A PPC lime plant. Picture: SUPPLIED
A PPC lime plant. Picture: SUPPLIED

PPC expects demand to pick up in SA as President Cyril Ramaphosa inspires greater investor confidence and initiates new infrastructure projects.

Demand for building material would probably be steady for six months before starting to increase, CEO Johann Claassen said in an interview at Bloomberg’s Johannesburg office.

The market stagnated under former president Jacob Zuma, when the economy faltered and major projects were put on hold.

Ramaphosa has pledged to boost the economy and fight the corruption that dogged the nine-year reign of his predecessor.

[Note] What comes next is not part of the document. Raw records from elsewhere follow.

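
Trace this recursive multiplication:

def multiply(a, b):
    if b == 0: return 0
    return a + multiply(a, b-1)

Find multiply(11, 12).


multiply(11, 12) = 11 + multiply(11, 11)
multiply(11, 11) = 11 + multiply(11, 10)
multiply(11, 10) = 11 + multiply(11, 9)
multiply(11, 9) = 11 + multiply(11, 8)
multiply(11, 8) = 11 + multiply(11, 7)
multiply(11, 7) = 11 + multiply(11, 6)
multiply(11, 6) = 11 + multiply(11, 5)
multiply(11, 5) = 11 + multiply(11, 4)
multiply(11, 4) = 11 + multiply(11, 3)
multiply(11, 3) = 11 + multiply(11, 2)
multiply(11, 2) = 11 + multiply(11, 1)
multiply(11, 1) = 11 + multiply(11, 0)
multiply(11, 0) = 0  (base case)
Total: 11 + 11 + 11 + 11 + 11 + 11 + 11 + 11 + 11 + 11 + 11 + 11 + 0 = 132

132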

The signing of about R56bn of long-delayed renewable power projects last week was an early sign that his presidency will lead to an industrial revival, Claassen said.

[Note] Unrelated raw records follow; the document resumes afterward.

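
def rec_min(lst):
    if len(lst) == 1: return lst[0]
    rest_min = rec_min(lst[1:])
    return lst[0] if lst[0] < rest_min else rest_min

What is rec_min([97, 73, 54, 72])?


rec_min([97, 73, 54, 72]): compare 97 with rec_min([73, 54, 72])
rec_min([73, 54, 72]): compare 73 with rec_min([54, 72])
rec_min([54, 72]): compare 54 with rec_min([72])
rec_min([72]) = 72  (base case)
Compare 54 with 72 -> 54
Compare 73 with 54 -> 54
Compare 97 with 54 -> 54

54


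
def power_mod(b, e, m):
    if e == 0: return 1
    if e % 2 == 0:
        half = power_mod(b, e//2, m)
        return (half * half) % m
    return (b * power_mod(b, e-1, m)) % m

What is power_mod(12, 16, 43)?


power_mod(12, 16, 43): e is even, compute power_mod(12, 8, 43)
  power_mod(12, 8, 43): e is even, compute power_mod(12, 4, 43)
    power_mod(12, 4, 43): e is even, compute power_mod(12, 2, 43)
      power_mod(12, 2, 43): e is even, compute power_mod(12, 1, 43)
        power_mod(12, 1, 43): e is odd, compute power_mod(12, 0, 43)
          power_mod(12, 0, 43) = 1
        (12 * 1) % 43 = 12
      half=12, (12*12) % 43 = 15
    half=15, (15*15) % 43 = 10
  half=10, (10*10) % 43 = 14
half=14, (14*14) % 43 = 24

24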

"Building wind turbine plants uses a lot of cement," he said. "We have benefited a lot from the building of wind turbines in the Eastern Cape in the past."

Additional cement capacity of at least 1-million tonnes could be needed in SA by 2023 as a result of growing demand and tougher environmental regulations that would lead to the closure of older plants, Njombo Lekula, PPC’s head of southern Africa, said in the same interview.

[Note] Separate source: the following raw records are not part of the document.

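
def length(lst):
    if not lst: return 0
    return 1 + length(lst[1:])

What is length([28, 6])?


length([28, 6]) = 1 + length([6])
length([6]) = 1 + length([])
length([]) = 0  (base case)
Unwinding: 1 + 1 + 0 = 2

2


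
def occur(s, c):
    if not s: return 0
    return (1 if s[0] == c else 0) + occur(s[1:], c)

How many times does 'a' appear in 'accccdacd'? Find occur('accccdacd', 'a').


s[0]='a' == 'a' -> 1
s[0]='c' != 'a' -> 0
s[0]='c' != 'a' -> 0
s[0]='c' != 'a' -> 0
s[0]='c' != 'a' -> 0
s[0]='d' != 'a' -> 0
s[0]='a' == 'a' -> 1
s[0]='c' != 'a' -> 0
s[0]='d' != 'a' -> 0
Sum: 1 + 0 + 0 + 0 + 0 + 0 + 1 + 0 + 0 = 2

2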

"If the cement industry grows at around 3% a year, a new plant would be needed every three years," he said.

Nevertheless, there was still a case to be made for consolidation in the South African cement industry because the location of some of the plants affected their profitability, Claassen said.

PPC, SA’s largest cement maker, spent much of last year in merger talks with local rival AfriSam before a three-way combination that included Canadian insurer Fairfax Financial Holdings collapsed over a disagreement on value.

PPC’s share price closed 0.6% lower at R7.85 in Johannesburg on Wednesday. The shares have gained almost 13% this year, valuing the company at R12.5bn.